Intended for healthcare professionals

Letters Surgical mortality

Hospital episode statistics v central cardiac audit database

BMJ 2007; 335 doi: https://doi.org/10.1136/bmj.39374.474965.BE (Published 25 October 2007) Cite this as: BMJ 2007;335:839
  1. Paul Aylin, clinical reader in epidemiology and public health1,
  2. Alex Bottle, lecturer in medical statistics1,
  3. Paul Elliott, professor of epidemiology and public health2,
  4. Brian Jarman, emeritus professor3
  1. 1Dr Foster Unit at Imperial College, Department of Primary Care and Social Medicine, London SW7 2AZ
  2. 2Department of Epidemiology and Public Health, Faculty of Medicine, Imperial College, London W2 1PG
  3. 3Dr Foster Unit at Imperial College
  1. p.aylin{at}imperial.ac.uk

    We published the follow-up of the Bristol Royal Infirmary analysis to which Westaby et al refer1 2 and have some comments on their paper.

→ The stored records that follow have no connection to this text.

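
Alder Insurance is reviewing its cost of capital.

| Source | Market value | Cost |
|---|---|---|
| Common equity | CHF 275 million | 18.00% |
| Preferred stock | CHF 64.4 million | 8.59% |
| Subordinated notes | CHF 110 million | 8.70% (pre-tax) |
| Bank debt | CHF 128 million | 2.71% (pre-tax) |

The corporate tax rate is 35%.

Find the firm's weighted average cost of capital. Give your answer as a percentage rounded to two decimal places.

Total capital V = 275 + 64.4 + 110 + 128 = 577.4.
Equity: weight = 275/577.4 = 0.4763; cost = 18%.
Preferred: weight = 64.4/577.4 = 0.1115; cost = 8.59%.
Subordinated notes: weight = 110/577.4 = 0.1905; after-tax cost = 8.7% × (1 − 35%) = 5.6550%.
Bank debt: weight = 128/577.4 = 0.2217; after-tax cost = 2.71% × (1 − 35%) = 1.7615%.
WACC = 0.4763 × 18.0000% + 0.1115 × 8.5900% + 0.1905 × 5.6550% + 0.2217 × 1.7615% = 10.9988%.

11.00%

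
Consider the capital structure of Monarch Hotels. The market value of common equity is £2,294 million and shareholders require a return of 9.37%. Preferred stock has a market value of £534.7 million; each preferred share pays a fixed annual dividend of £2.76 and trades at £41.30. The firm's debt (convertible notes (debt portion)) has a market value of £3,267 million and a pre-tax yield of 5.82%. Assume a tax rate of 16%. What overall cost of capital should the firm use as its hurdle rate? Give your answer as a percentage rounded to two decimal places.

6.73%

Cost of preferred: Rp = 2.76 / 41.3 = 6.6828%.
Total capital V = 2294 + 534.7 + 3267 = 6095.7.
Equity: weight = 2294/6095.7 = 0.3763; cost = 9.37%.
Preferred: weight = 534.7/6095.7 = 0.0877; cost = 6.6828%.
Convertible notes (debt portion): weight = 3267/6095.7 = 0.5360; after-tax cost = 5.82% × (1 − 16%) = 4.8888%.
WACC = 0.3763 × 9.3700% + 0.0877 × 6.6828% + 0.5360 × 4.8888% = 6.7326%.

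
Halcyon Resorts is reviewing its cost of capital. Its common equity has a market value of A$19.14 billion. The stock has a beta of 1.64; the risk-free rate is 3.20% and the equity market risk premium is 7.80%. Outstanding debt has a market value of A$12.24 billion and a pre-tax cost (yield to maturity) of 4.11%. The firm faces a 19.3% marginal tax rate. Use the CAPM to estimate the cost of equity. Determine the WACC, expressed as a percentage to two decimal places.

Cost of equity via CAPM: Re = 3.2% + 1.64 × 7.8% = 15.9920%.
Total capital V = 19.14 + 12.24 = 31.38.
Equity: weight = 19.14/31.38 = 0.6099; cost = 15.992%.
Debt: weight = 12.24/31.38 = 0.3901; after-tax cost = 4.11% × (1 − 19.3%) = 3.3168%.
WACC = 0.6099 × 15.9920% + 0.3901 × 3.3168% = 11.0479%.

11.05%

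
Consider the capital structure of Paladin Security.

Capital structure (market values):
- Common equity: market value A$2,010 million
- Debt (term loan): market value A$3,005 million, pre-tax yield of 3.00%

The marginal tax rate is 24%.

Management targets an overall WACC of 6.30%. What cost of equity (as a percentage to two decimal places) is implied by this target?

12.31%

Total capital V = 2010 + 3005 = 5015.
Equity weight = 2010/5015 = 0.4008.
Term loan weight = 3005/5015 = 0.5992.
Debt contribution = 0.5992 × 3% × (1 − 24%) = 1.3662%.
Required equity contribution = 6.3% − 1.3662% = 4.9338%.
Re = 4.9338% / 0.4008 = 12.3100%.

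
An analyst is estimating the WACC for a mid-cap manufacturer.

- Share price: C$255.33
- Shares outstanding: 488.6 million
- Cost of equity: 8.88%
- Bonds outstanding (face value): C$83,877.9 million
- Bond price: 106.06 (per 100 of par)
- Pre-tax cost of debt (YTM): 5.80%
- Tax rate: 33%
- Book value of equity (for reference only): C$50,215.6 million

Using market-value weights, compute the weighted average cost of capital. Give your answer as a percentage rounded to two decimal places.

6.80%

Market value of equity E = 255.33 × 488.6m = 124754.238m. Market value of debt D = 83877.9m × 106.06/100 = 88960.90074m.
Total capital V = 124754.238 + 88960.90074 = 213715.13874.
Equity: weight = 124754.238/213715.13874 = 0.5837; cost = 8.88%.
Bonds outstanding: weight = 88960.90074/213715.13874 = 0.4163; after-tax cost = 5.8% × (1 − 33%) = 3.8860%.
WACC = 0.5837 × 8.8800% + 0.4163 × 3.8860% = 6.8012%.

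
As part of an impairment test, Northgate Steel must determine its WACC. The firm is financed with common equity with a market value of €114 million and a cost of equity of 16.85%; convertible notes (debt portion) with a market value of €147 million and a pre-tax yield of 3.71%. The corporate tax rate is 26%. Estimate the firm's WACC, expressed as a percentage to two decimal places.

Total capital V = 114 + 147 = 261.
Equity: weight = 114/261 = 0.4368; cost = 16.85%.
Convertible notes (debt portion): weight = 147/261 = 0.5632; after-tax cost = 3.71% × (1 − 26%) = 2.7454%.
WACC = 0.4368 × 16.8500% + 0.5632 × 2.7454% = 8.9060%.

8.91%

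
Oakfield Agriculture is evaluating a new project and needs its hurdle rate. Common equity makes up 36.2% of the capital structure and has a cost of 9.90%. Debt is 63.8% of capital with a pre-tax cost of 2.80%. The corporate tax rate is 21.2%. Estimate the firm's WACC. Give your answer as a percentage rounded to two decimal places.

After-tax cost of debt = 2.8% × (1 − 21.2%) = 2.2064%.
WACC = 0.362 × 9.9000% + 0.638 × 2.2064% = 4.9915%.

4.99%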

    The online version suggests that the clinical teams did not verify the data. We wrote to the clinical team at Oxford over a year before our paper was published. After some months and a reminder letter sent to them, we received a response from the medical director of the trust which did not dispute our figures. His letter also confirmed that the trust had become aware of a downturn in their results before 2000. This was noted in our paper.

    We have previously made clear the limitations of using OPCS4 codes in defining open operations, in that there is no explicit code for open heart surgery. We used a definition arrived at by consultation for the Bristol inquiry.3 Because this definition differs from that used within the central cardiac audit database (CCAD), they are not directly comparable. The Thames Valley Strategic Health Authority's report (on which Westaby et al say their report is based) came to the same conclusion.4

    The mortality rates quoted in the Oxford paper differ importantly from the mortality figures quoted to us by the medical director of the trust. There are also differences in comparison with the official CCAD figures published on the congenital heart disease website (www.ccad.org.uk/congenital).

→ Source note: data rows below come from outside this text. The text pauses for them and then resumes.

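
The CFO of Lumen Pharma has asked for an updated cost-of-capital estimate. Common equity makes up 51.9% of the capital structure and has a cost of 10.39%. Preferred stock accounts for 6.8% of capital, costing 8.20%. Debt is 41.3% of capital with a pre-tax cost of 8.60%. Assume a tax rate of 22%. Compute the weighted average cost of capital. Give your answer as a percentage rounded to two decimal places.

8.72%

After-tax cost of debt = 8.6% × (1 − 22%) = 6.7080%.
WACC = 0.519 × 10.3900% + 0.068 × 8.2000% + 0.413 × 6.7080% = 8.7204%.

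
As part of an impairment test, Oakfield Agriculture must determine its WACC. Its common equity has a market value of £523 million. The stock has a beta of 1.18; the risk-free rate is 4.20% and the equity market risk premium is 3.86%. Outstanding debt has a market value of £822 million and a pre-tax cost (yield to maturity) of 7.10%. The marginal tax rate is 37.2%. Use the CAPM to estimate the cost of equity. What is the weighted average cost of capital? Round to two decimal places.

Cost of equity via CAPM: Re = 4.2% + 1.18 × 3.86% = 8.7548%.
Total capital V = 523 + 822 = 1345.
Equity: weight = 523/1345 = 0.3888; cost = 8.7548%.
Debt: weight = 822/1345 = 0.6112; after-tax cost = 7.1% × (1 − 37.2%) = 4.4588%.
WACC = 0.3888 × 8.7548% + 0.6112 × 4.4588% = 6.1293%.

6.13%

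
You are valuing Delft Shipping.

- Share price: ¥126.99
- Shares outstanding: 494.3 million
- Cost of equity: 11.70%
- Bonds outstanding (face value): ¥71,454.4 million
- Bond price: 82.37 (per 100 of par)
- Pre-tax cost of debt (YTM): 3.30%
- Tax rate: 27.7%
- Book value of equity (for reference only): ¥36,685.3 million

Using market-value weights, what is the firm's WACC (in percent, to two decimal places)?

7.19%

Market value of equity E = 126.99 × 494.3m = 62771.157m. Market value of debt D = 71454.4m × 82.37/100 = 58856.98928m.
Total capital V = 62771.157 + 58856.98928 = 121628.14628.
Equity: weight = 62771.157/121628.14628 = 0.5161; cost = 11.7%.
Bonds outstanding: weight = 58856.98928/121628.14628 = 0.4839; after-tax cost = 3.3% × (1 − 27.7%) = 2.3859%.
WACC = 0.5161 × 11.7000% + 0.4839 × 2.3859% = 7.1928%.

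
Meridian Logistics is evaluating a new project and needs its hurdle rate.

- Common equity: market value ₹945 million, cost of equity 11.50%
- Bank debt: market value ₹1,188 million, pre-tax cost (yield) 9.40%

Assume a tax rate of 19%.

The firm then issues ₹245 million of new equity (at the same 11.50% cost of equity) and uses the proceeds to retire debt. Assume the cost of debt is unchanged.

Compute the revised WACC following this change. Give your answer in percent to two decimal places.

9.78%

After the change:
Total capital V = 1190 + 943 = 2133.
Equity: weight = 1190/2133 = 0.5579; cost = 11.5%.
Bank debt: weight = 943/2133 = 0.4421; after-tax cost = 9.4% × (1 − 19%) = 7.6140%.
WACC = 0.5579 × 11.5000% + 0.4421 × 7.6140% = 9.7820%.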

    Paediatric cardiac surgery is a highly specialised, complex field. The Oxford paper's conclusions suggest that surgeons don't agree among themselves how best to monitor outcomes. We agree that the CCAD could potentially provide an alternative and improved data source for paediatric cardiac surgery outcomes. We also support the Thames Valley report's conclusions that hospital episode statistics and the CCAD both have an important role in measuring activity and outcomes in the clinical setting.4 Ideally, clinical and administrative datasets should function as one, but in any case, all clinicians should be prepared to take an active part in institutional data collection.5

    Footnotes

    • Competing interests: PA, AB, and BJ are employed by Imperial College and work within the Dr Foster Unit at Imperial. The Dr Foster Unit at Imperial is funded by a research grant from Dr Foster Intelligence (an independent health service research organisation).